Premièrement : En la forme :

Il convient de rejeter le recours en la forme pour les trois motifs suivants :

1- Etant donné qu’il est contraire aux dispositions de l’article 22 de la loi No. 665 datée du 29/12/1997 qui stipule qu’il est impossible d’être en même temps président et membre du Conseil Municipal d’une part et membre de la Chambre des députés d’autre part et que

le chef d’une municipalité ou son adjoint ne peuvent se porter candidats à des élections législatives que deux ans après leur démission ou la fin de leur mandat et étant donné que Mirna Murr est chef de la municipalité de Bteghrine et présidente de l’Union des Municipalités du Metn, sa candidature aux législatives est considérée nulle et non avenue. Par ailleurs, elle ne peut bénéficier des dispositions de l’article 31 de la loi No. 171 datée du 06/01/2000 qui prévoit la possibilité d’une vacance au sein de la Chambre des députés en raison d’un désistement ou d’un décès et la réduction du délai imposé pour l’organisation d’élections urgentes à deux semaines à compter de la date de promulgation du décret convoquant le corps électoral, étant donné que cet article a expressément exclu les chefs et membres des conseils municipaux ainsi que les Mukhtars qui restent sujets aux dispositions de leur propre loi No. 665 datée du 29/12/1997. Elle ne peut également pas bénéficier des dispositions de l’article 29 de la loi No. 171/2000 qui prévoit que le fonctionnaire qui est élu député est tenu de choisir entre la fonction et la députation au cours du mois suivant la déclaration de son élection sous peine de le considérer automatiquement démis de ses fonctions, étant donné que cet article est propre aux petits fonctionnaires qui ne sont pas tenus par la loi de présenter leur démission à l’avance. En somme et dans tous les cas, Mirna Murr n’a pas présenté sa démission de sa fonction en tant que chef de la municipalité de Bteghrine et aucun des documents de son dossier ne prouvent ce fait, d’autant plus qu’elle avait signé un permis de construire en date du 08/07/2002.

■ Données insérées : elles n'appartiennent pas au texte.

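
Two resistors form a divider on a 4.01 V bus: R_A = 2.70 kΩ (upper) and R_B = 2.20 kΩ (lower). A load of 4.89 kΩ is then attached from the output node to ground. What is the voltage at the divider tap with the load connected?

V_out ≈ 1.44 V

The load sits in parallel with R_B: R_B‖R_L = (2.20 × 4.89) / (2.20 + 4.89) = 1.517 kΩ.
V_out = 4.01 × 1.517 / (2.70 + 1.517) = 4.01 × 1.517/4.217 = 1.44 V.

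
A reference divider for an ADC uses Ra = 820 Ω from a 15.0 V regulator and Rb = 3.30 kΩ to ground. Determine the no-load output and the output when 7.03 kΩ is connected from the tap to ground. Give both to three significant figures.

Open-circuit: V = 15.0 × 3300/(820 + 3300) = 12.0 V.
With the load, Rb becomes Rb‖R_L = 2246 Ω, so V = 15.0 × 2246/3066 = 11.0 V.

Unloaded: 12.0 V; loaded: 11.0 V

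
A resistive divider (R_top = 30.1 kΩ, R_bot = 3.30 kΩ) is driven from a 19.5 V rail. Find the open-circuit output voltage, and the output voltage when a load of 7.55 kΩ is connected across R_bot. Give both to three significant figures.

Open-circuit: V = 19.5 × 3.30/(30.1 + 3.30) = 1.93 V.
With the load, R_bot becomes R_bot‖R_L = 2.296 kΩ, so V = 19.5 × 2.296/32.40 = 1.38 V.

Unloaded: 1.93 V; loaded: 1.38 V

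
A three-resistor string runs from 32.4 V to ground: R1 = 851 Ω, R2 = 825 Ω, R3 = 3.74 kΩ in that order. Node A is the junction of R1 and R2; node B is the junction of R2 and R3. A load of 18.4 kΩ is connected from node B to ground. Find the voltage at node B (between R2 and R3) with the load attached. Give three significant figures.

V ≈ 21.0 V

At node B, R3 is in parallel with the load: R3‖R_L = 3108 Ω.
Below node A the resistance is R2 + (R3‖R_L) = 3933 Ω, so V_A = 32.4 × 3933/4784 = 26.64 V.
Then V_B = V_A × (R3‖R_L)/(R2 + R3‖R_L) = 26.64 × 3108/3933 = 21.0 V.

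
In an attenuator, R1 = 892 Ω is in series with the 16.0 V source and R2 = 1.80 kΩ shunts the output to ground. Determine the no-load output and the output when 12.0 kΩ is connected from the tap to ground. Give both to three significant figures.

Open-circuit: V = 16.0 × 1800/(892 + 1800) = 10.7 V.
With the load, R2 becomes R2‖R_L = 1565 Ω, so V = 16.0 × 1565/2457 = 10.2 V.

Unloaded: 10.7 V; loaded: 10.2 V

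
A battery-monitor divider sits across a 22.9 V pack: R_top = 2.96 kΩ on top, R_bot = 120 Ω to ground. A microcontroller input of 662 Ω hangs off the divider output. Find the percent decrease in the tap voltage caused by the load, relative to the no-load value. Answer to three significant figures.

14.8 %

The divider's output (Thévenin) resistance is R_top‖R_bot = 115.3 Ω.
Fractional drop under load = R_th/(R_th + R_L) = 115.3 / (115.3 + 662) = 0.1484.
So the output falls by 14.8 %.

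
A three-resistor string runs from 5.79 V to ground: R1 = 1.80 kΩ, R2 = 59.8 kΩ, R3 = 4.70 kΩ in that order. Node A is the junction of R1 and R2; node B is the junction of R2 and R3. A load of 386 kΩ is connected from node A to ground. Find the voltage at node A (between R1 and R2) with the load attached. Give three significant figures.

V ≈ 5.61 V

Below node A the series string R2+R3 = 64.50 kΩ sits in parallel with the 386 kΩ load: 55.27 kΩ.
V_A = 5.79 × 55.27/(1.80 + 55.27) = 5.61 V.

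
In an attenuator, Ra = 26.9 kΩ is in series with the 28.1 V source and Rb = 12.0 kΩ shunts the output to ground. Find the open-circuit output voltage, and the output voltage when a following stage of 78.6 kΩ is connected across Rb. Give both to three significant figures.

Open-circuit: V = 28.1 × 12.0/(26.9 + 12.0) = 8.67 V.
With the load, Rb becomes Rb‖R_L = 10.41 kΩ, so V = 28.1 × 10.41/37.31 = 7.84 V.

Unloaded: 8.67 V; loaded: 7.84 V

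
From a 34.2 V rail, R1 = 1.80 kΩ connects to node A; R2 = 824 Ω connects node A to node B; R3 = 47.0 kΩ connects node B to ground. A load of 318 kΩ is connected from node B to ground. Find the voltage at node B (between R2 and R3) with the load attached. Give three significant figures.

V ≈ 32.1 V

At node B, R3 is in parallel with the load: R3‖R_L = 40950 Ω.
Below node A the resistance is R2 + (R3‖R_L) = 41770 Ω, so V_A = 34.2 × 41770/43570 = 32.79 V.
Then V_B = V_A × (R3‖R_L)/(R2 + R3‖R_L) = 32.79 × 40950/41770 = 32.1 V.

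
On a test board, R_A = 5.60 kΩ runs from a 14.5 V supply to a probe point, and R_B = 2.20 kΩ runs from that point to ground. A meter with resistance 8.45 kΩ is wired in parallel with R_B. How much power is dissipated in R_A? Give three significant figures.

P ≈ 21.8 mW

Total resistance from the source is R_A + (R_B‖R_L) = 7.346 kΩ, so I = 14.5/7.346 kΩ = 1.974 mA.
P = I²·R_A = (1.974 mA)² × 5.60 kΩ = 21.8 mW.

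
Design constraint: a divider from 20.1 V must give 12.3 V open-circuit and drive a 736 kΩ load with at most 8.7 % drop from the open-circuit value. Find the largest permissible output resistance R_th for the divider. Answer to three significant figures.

R_th ≤ 70.1 kΩ

Loading drop = R_th/(R_th + R_L) ≤ 0.0870, so R_th ≤ R_L · ε/(1−ε) = 736 kΩ × 0.0870/0.9130 = 70.1 kΩ.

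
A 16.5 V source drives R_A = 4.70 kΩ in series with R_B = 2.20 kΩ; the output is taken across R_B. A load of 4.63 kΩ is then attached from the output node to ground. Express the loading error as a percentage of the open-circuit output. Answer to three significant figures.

24.5 %

Unloaded V = 16.5 × 2.20/6.900 = 5.261 V.
Loaded: R_B‖R_L = 1.491 kΩ, giving V = 16.5 × 1.491/6.191 = 3.974 V.
Drop = (5.261 − 3.974) / 5.261 = 24.5 %.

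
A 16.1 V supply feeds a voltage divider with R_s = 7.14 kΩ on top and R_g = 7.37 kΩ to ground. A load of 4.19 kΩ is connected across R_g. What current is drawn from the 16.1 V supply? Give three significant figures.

R_g‖R_L = 2.671 kΩ, so the source sees R_s + R_g‖R_L = 9.811 kΩ.
I = 16.1 V / 9.811 kΩ = 1.64 mA.

I ≈ 1.64 mA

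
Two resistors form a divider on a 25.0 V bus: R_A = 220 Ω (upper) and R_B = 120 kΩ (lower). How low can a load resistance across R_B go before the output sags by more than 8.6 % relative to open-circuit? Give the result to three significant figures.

R_L(min) ≈ 2.33 kΩ

Output resistance R_th = R_A‖R_B = (220 × 120000)/120200 = 219.6 Ω.
The fractional drop is R_th/(R_th + R_L); requiring this ≤ 0.0860 gives R_L ≥ R_th(1/0.0860 − 1) = 219.6 × 10.63 = 2.33 kΩ.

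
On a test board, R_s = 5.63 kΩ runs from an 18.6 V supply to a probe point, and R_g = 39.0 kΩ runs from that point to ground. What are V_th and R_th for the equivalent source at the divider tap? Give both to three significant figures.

V_th is the open-circuit tap voltage: 18.6 × 39.0/(5.63 + 39.0) = 16.3 V.
With the supply zeroed, R_s and R_g appear in parallel from the tap: R_th = R_s‖R_g = (5.63 × 39.0)/44.63 = 4.92 kΩ.

V_th = 16.3 V, R_th = 4.92 kΩ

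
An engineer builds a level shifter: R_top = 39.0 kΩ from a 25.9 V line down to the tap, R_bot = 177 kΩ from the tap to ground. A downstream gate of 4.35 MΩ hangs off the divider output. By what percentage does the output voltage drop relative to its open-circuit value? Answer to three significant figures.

The divider's output (Thévenin) resistance is R_top‖R_bot = 31.96 kΩ.
Fractional drop under load = R_th/(R_th + R_L) = 31.96 / (31.96 + 4350) = 0.007293.
So the output falls by 0.729 %.

0.729 %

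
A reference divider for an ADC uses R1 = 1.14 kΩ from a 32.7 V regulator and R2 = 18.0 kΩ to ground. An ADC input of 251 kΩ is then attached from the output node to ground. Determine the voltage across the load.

V_out ≈ 30.6 V

The load sits in parallel with R2: R2‖R_L = (18.0 × 251) / (18.0 + 251) = 16.80 kΩ.
V_out = 32.7 × 16.80 / (1.14 + 16.80) = 32.7 × 16.80/17.94 = 30.6 V.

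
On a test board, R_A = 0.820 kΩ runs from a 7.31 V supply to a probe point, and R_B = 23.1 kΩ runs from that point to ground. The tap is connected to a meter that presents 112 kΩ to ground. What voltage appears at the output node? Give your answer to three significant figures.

The load sits in parallel with R_B: R_B‖R_L = (23100 × 112000) / (23100 + 112000) = 19150 Ω.
V_out = 7.31 × 19150 / (820 + 19150) = 7.31 × 19150/19970 = 7.01 V.

V_out ≈ 7.01 V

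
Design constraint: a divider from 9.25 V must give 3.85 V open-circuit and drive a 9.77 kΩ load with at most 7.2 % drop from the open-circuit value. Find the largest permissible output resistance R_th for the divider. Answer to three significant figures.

R_th ≤ 758 Ω

Loading drop = R_th/(R_th + R_L) ≤ 0.0720, so R_th ≤ R_L · ε/(1−ε) = 9.77 kΩ × 0.0720/0.9280 = 758 Ω.
(Any R1, R2 with R2/(R1+R2) = 0.416 and R1‖R2 ≤ 758 Ω will meet the spec.)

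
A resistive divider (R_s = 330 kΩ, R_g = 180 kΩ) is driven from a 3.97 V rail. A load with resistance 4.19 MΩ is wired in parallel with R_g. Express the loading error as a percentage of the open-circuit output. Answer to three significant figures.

2.70 %

The divider's output (Thévenin) resistance is R_s‖R_g = 116.5 kΩ.
Fractional drop under load = R_th/(R_th + R_L) = 116.5 / (116.5 + 4190) = 0.02705.
So the output falls by 2.70 %.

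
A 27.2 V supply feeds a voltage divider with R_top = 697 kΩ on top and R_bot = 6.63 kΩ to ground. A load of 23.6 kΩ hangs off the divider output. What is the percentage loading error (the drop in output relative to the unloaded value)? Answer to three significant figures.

21.8 %

Unloaded V = 27.2 × 6.63/703.6 = 0.2563 V.
Loaded: R_bot‖R_L = 5.176 kΩ, giving V = 27.2 × 5.176/702.2 = 0.2005 V.
Drop = (0.2563 − 0.2005) / 0.2563 = 21.8 %.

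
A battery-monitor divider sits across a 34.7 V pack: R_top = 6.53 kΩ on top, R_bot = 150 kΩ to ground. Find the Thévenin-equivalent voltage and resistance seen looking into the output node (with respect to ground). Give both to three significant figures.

V_th = 33.3 V, R_th = 6.26 kΩ

V_th is the open-circuit tap voltage: 34.7 × 150/(6.53 + 150) = 33.3 V.
With the supply zeroed, R_top and R_bot appear in parallel from the tap: R_th = R_top‖R_bot = (6.53 × 150)/156.5 = 6.26 kΩ.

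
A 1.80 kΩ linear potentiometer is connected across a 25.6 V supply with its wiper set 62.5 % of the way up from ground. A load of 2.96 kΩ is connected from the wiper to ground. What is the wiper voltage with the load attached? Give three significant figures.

The wiper splits the pot into (1−α)R = 675.0 Ω above and αR = 1125 Ω below.
Lower section ‖ load = 815.2 Ω.
V_wiper = 25.6 × 815.2/(675.0 + 815.2) = 14.0 V.

V ≈ 14.0 V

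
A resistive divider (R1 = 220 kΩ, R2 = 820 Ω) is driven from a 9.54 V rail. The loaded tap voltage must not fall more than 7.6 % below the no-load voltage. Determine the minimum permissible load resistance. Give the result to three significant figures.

R_L(min) ≈ 9.93 kΩ

Output resistance R_th = R1‖R2 = (220000 × 820)/220800 = 817.0 Ω.
The fractional drop is R_th/(R_th + R_L); requiring this ≤ 0.0760 gives R_L ≥ R_th(1/0.0760 − 1) = 817.0 × 12.16 = 9.93 kΩ.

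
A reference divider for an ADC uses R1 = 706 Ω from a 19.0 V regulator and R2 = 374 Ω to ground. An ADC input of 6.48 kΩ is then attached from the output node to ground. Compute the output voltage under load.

V_out ≈ 6.34 V

The load sits in parallel with R2: R2‖R_L = (374 × 6480) / (374 + 6480) = 353.6 Ω.
V_out = 19.0 × 353.6 / (706 + 353.6) = 19.0 × 353.6/1060 = 6.34 V.
(Unloaded it would have been 6.58 V.)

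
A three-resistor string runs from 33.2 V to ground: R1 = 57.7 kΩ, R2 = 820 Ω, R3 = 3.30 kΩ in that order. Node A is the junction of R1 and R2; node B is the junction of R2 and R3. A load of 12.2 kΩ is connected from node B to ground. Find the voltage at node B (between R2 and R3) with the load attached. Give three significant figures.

At node B, R3 is in parallel with the load: R3‖R_L = 2597 Ω.
Below node A the resistance is R2 + (R3‖R_L) = 3417 Ω, so V_A = 33.2 × 3417/61120 = 1.856 V.
Then V_B = V_A × (R3‖R_L)/(R2 + R3‖R_L) = 1.856 × 2597/3417 = 1.41 V.

V ≈ 1.41 V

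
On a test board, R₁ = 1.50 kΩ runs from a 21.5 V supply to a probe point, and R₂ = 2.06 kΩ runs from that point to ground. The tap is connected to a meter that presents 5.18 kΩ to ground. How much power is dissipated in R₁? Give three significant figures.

Total resistance from the source is R₁ + (R₂‖R_L) = 2.974 kΩ, so I = 21.5/2.974 kΩ = 7.230 mA.
P = I²·R₁ = (7.230 mA)² × 1.50 kΩ = 78.4 mW.

P ≈ 78.4 mW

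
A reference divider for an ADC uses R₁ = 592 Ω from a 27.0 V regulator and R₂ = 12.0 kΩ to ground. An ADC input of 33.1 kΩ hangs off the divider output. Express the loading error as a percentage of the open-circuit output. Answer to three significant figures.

The divider's output (Thévenin) resistance is R₁‖R₂ = 564.2 Ω.
Fractional drop under load = R_th/(R_th + R_L) = 564.2 / (564.2 + 33100) = 0.01676.
So the output falls by 1.68 %.

1.68 %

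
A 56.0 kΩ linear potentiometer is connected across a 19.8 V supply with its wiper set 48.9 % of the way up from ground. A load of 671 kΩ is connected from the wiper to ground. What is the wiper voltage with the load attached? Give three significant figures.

V ≈ 9.48 V

The wiper splits the pot into (1−α)R = 28.62 kΩ above and αR = 27.38 kΩ below.
Lower section ‖ load = 26.31 kΩ.
V_wiper = 19.8 × 26.31/(28.62 + 26.31) = 9.48 V.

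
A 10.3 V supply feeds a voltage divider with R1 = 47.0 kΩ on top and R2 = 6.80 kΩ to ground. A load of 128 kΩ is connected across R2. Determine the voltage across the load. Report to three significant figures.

The load sits in parallel with R2: R2‖R_L = (6.80 × 128) / (6.80 + 128) = 6.457 kΩ.
V_out = 10.3 × 6.457 / (47.0 + 6.457) = 10.3 × 6.457/53.46 = 1.24 V.
(Unloaded it would have been 1.30 V.)

V_out ≈ 1.24 V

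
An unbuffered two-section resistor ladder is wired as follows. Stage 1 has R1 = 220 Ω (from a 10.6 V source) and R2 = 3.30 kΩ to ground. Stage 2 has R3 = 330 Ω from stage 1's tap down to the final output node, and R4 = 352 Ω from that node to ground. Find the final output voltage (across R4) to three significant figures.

Stage 2 presents R3+R4 = 682.0 Ω as a load on stage 1's tap.
Stage 1's lower leg becomes R2‖(R3+R4) = 565.2 Ω, so V_mid = 10.6 × 565.2/785.2 = 7.630 V.
Stage 2 is itself unloaded: V_out = V_mid × R4/(R3+R4) = 7.630 × 352/682.0 = 3.94 V.

V_out ≈ 3.94 V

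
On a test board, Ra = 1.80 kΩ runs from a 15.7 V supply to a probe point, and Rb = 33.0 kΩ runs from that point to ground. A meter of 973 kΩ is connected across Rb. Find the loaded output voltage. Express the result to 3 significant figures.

V_out ≈ 14.9 V

The load sits in parallel with Rb: Rb‖R_L = (33.0 × 973) / (33.0 + 973) = 31.92 kΩ.
V_out = 15.7 × 31.92 / (1.80 + 31.92) = 15.7 × 31.92/33.72 = 14.9 V.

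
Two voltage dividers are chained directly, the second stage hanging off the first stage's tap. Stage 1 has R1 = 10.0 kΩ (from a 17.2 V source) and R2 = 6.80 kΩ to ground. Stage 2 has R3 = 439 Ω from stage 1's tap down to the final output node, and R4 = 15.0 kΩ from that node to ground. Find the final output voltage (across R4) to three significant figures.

Stage 2 presents R3+R4 = 15440 Ω as a load on stage 1's tap.
Stage 1's lower leg becomes R2‖(R3+R4) = 4721 Ω, so V_mid = 17.2 × 4721/14720 = 5.516 V.
Stage 2 is itself unloaded: V_out = V_mid × R4/(R3+R4) = 5.516 × 15000/15440 = 5.36 V.

V_out ≈ 5.36 V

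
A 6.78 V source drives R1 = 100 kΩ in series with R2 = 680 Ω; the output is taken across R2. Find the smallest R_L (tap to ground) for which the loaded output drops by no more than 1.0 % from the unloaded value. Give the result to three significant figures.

Output resistance R_th = R1‖R2 = (100000 × 680)/100700 = 675.4 Ω.
The fractional drop is R_th/(R_th + R_L); requiring this ≤ 0.0100 gives R_L ≥ R_th(1/0.0100 − 1) = 675.4 × 99.00 = 66.9 kΩ.

R_L(min) ≈ 66.9 kΩ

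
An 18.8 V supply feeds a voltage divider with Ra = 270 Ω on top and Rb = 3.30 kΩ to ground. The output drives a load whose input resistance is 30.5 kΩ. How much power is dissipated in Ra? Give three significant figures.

P ≈ 9.05 mW

Total resistance from the source is Ra + (Rb‖R_L) = 3248 Ω, so I = 18.8/3248 Ω = 5.789 mA.
P = I²·Ra = (5.789 mA)² × 270 Ω = 9.05 mW.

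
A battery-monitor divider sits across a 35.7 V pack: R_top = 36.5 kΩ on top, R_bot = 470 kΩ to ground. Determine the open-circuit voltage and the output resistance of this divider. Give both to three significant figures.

V_th is the open-circuit tap voltage: 35.7 × 470/(36.5 + 470) = 33.1 V.
With the supply zeroed, R_top and R_bot appear in parallel from the tap: R_th = R_top‖R_bot = (36.5 × 470)/506.5 = 33.9 kΩ.

V_th = 33.1 V, R_th = 33.9 kΩ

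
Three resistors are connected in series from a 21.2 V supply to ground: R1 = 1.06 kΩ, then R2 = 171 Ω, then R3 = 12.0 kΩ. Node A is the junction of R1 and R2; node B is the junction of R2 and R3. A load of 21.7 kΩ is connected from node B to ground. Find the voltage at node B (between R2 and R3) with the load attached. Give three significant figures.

V ≈ 18.3 V

At node B, R3 is in parallel with the load: R3‖R_L = 7727 Ω.
Below node A the resistance is R2 + (R3‖R_L) = 7898 Ω, so V_A = 21.2 × 7898/8958 = 18.69 V.
Then V_B = V_A × (R3‖R_L)/(R2 + R3‖R_L) = 18.69 × 7727/7898 = 18.3 V.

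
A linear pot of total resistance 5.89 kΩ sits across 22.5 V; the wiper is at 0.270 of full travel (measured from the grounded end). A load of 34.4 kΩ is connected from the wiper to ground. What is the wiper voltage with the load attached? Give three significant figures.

The wiper splits the pot into (1−α)R = 4.300 kΩ above and αR = 1.590 kΩ below.
Lower section ‖ load = 1.520 kΩ.
V_wiper = 22.5 × 1.520/(4.300 + 1.520) = 5.88 V.

V ≈ 5.88 V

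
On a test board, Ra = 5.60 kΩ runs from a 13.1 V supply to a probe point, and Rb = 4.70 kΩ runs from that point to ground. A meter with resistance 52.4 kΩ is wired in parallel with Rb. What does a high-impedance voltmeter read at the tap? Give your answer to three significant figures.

V_out ≈ 5.70 V

The load sits in parallel with Rb: Rb‖R_L = (4.70 × 52.4) / (4.70 + 52.4) = 4.313 kΩ.
V_out = 13.1 × 4.313 / (5.60 + 4.313) = 13.1 × 4.313/9.913 = 5.70 V.
(Unloaded it would have been 5.98 V.)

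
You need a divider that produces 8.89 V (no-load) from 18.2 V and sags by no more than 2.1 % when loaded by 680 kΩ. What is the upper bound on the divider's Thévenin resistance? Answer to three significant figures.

R_th ≤ 14.6 kΩ

Loading drop = R_th/(R_th + R_L) ≤ 0.0210, so R_th ≤ R_L · ε/(1−ε) = 680 kΩ × 0.0210/0.9790 = 14.6 kΩ.
(Any R1, R2 with R2/(R1+R2) = 0.488 and R1‖R2 ≤ 14.6 kΩ will meet the spec.)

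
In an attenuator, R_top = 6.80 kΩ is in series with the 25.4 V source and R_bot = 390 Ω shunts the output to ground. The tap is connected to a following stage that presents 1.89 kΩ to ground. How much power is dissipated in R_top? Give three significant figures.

P ≈ 86.5 mW

Total resistance from the source is R_top + (R_bot‖R_L) = 7123 Ω, so I = 25.4/7123 Ω = 3.566 mA.
P = I²·R_top = (3.566 mA)² × 6.80 kΩ = 86.5 mW.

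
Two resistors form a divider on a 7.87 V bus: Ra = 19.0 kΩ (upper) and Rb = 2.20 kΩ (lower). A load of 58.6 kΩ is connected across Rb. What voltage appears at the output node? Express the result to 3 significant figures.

V_out ≈ 0.790 V

The load sits in parallel with Rb: Rb‖R_L = (2.20 × 58.6) / (2.20 + 58.6) = 2.120 kΩ.
V_out = 7.87 × 2.120 / (19.0 + 2.120) = 7.87 × 2.120/21.12 = 0.790 V.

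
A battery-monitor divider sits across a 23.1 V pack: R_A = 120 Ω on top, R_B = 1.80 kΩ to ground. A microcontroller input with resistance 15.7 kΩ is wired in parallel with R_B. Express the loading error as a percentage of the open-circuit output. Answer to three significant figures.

The divider's output (Thévenin) resistance is R_A‖R_B = 112.5 Ω.
Fractional drop under load = R_th/(R_th + R_L) = 112.5 / (112.5 + 15700) = 0.007115.
So the output falls by 0.711 %.

0.711 %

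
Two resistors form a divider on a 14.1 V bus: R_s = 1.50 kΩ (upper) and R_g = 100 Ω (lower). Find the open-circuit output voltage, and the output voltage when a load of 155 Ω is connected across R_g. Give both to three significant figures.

Open-circuit: V = 14.1 × 100/(1500 + 100) = 0.881 V.
With the load, R_g becomes R_g‖R_L = 60.78 Ω, so V = 14.1 × 60.78/1561 = 0.549 V.

Unloaded: 0.881 V; loaded: 0.549 V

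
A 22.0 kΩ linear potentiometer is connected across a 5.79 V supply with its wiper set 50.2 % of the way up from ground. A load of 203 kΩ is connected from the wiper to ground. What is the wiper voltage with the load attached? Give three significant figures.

The wiper splits the pot into (1−α)R = 10.96 kΩ above and αR = 11.04 kΩ below.
Lower section ‖ load = 10.47 kΩ.
V_wiper = 5.79 × 10.47/(10.96 + 10.47) = 2.83 V.

V ≈ 2.83 V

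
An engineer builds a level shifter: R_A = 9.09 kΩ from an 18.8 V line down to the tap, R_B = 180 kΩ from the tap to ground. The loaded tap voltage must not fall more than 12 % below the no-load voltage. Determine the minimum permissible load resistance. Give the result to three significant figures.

Output resistance R_th = R_A‖R_B = (9.09 × 180)/189.1 = 8.653 kΩ.
The fractional drop is R_th/(R_th + R_L); requiring this ≤ 0.120 gives R_L ≥ R_th(1/0.120 − 1) = 8.653 × 7.333 = 63.5 kΩ.

R_L(min) ≈ 63.5 kΩ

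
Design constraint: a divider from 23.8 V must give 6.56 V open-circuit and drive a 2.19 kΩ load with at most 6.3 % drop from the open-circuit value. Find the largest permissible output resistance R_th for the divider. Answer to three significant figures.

Loading drop = R_th/(R_th + R_L) ≤ 0.0630, so R_th ≤ R_L · ε/(1−ε) = 2.19 kΩ × 0.0630/0.9370 = 147 Ω.

R_th ≤ 147 Ω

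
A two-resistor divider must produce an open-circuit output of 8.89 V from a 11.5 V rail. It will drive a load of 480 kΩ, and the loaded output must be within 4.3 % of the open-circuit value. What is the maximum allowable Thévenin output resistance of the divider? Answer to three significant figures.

R_th ≤ 21.6 kΩ

Loading drop = R_th/(R_th + R_L) ≤ 0.0430, so R_th ≤ R_L · ε/(1−ε) = 480 kΩ × 0.0430/0.9570 = 21.6 kΩ.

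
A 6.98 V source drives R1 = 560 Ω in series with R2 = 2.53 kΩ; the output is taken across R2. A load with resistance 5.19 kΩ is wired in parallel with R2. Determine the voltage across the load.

V_out ≈ 5.25 V

The load sits in parallel with R2: R2‖R_L = (2530 × 5190) / (2530 + 5190) = 1701 Ω.
V_out = 6.98 × 1701 / (560 + 1701) = 6.98 × 1701/2261 = 5.25 V.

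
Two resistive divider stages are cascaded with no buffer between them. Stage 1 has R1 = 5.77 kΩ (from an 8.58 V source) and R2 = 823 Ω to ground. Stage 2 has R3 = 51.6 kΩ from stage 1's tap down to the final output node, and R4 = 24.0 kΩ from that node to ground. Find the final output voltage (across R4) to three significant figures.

V_out ≈ 0.337 V

Stage 2 presents R3+R4 = 75600 Ω as a load on stage 1's tap.
Stage 1's lower leg becomes R2‖(R3+R4) = 814.1 Ω, so V_mid = 8.58 × 814.1/6584 = 1.061 V.
Stage 2 is itself unloaded: V_out = V_mid × R4/(R3+R4) = 1.061 × 24000/75600 = 0.337 V.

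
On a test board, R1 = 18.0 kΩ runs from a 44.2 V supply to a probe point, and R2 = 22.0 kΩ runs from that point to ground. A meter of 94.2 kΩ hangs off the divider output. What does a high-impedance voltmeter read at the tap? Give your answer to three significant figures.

The load sits in parallel with R2: R2‖R_L = (22.0 × 94.2) / (22.0 + 94.2) = 17.83 kΩ.
V_out = 44.2 × 17.83 / (18.0 + 17.83) = 44.2 × 17.83/35.83 = 22.0 V.

V_out ≈ 22.0 V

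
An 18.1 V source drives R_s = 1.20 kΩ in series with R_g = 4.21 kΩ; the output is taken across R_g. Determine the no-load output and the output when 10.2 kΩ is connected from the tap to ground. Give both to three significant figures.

Unloaded: 14.1 V; loaded: 12.9 V

Open-circuit: V = 18.1 × 4.21/(1.20 + 4.21) = 14.1 V.
With the load, R_g becomes R_g‖R_L = 2.980 kΩ, so V = 18.1 × 2.980/4.180 = 12.9 V.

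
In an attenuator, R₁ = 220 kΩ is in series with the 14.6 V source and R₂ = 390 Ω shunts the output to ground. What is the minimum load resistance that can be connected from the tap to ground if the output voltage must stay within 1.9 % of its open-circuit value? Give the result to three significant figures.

R_L(min) ≈ 20.1 kΩ

Output resistance R_th = R₁‖R₂ = (220000 × 390)/220400 = 389.3 Ω.
The fractional drop is R_th/(R_th + R_L); requiring this ≤ 0.0190 gives R_L ≥ R_th(1/0.0190 − 1) = 389.3 × 51.63 = 20.1 kΩ.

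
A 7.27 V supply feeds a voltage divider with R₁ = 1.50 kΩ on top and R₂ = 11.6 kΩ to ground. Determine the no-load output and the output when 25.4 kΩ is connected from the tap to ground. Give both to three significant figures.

Unloaded: 6.44 V; loaded: 6.12 V

Open-circuit: V = 7.27 × 11.6/(1.50 + 11.6) = 6.44 V.
With the load, R₂ becomes R₂‖R_L = 7.963 kΩ, so V = 7.27 × 7.963/9.463 = 6.12 V.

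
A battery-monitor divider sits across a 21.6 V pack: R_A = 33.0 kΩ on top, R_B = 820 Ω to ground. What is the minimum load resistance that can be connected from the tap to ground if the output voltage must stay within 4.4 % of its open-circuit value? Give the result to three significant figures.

R_L(min) ≈ 17.4 kΩ

Output resistance R_th = R_A‖R_B = (33000 × 820)/33820 = 800.1 Ω.
The fractional drop is R_th/(R_th + R_L); requiring this ≤ 0.0440 gives R_L ≥ R_th(1/0.0440 − 1) = 800.1 × 21.73 = 17.4 kΩ.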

2- La nécessité d’intenter le recours dans un délai maximal de 30 jours à compter de la date de proclamation officielle des résultats des élections, alors que la commission supérieure de décompte des voix avait proclamé les résultats le lundi 03/06/2002 au matin, tel que déclaré par le ministre de l’Intérieur au début de la conférence de presse du 04/06/2002. Par conséquent, il convient également de rejeter le recours qui a été intenté le 08/07/2002 étant donné qu’il n’a pas été présenté dans le délai légal.

3- La cession, par Mirna Murr, de son droit d’intenter un recours quant aux résultats des élections et ce étant donné que lorsque son représentant et père, le député Michel Murr a annoncé son retrait et a demandé de déclarer la victoire du député ayant obtenu le nombre de voix directement inférieur, il a également ajouté qu’elle n’intenterait pas de recours auprès du Conseil Constitutionnel, ce qui est considéré une cession de son droit de recours ultérieur contre la victoire dudit candidat. Il s’agit là d’une cession irrévocable, il convient par conséquent de rejeter ledit recours en la forme.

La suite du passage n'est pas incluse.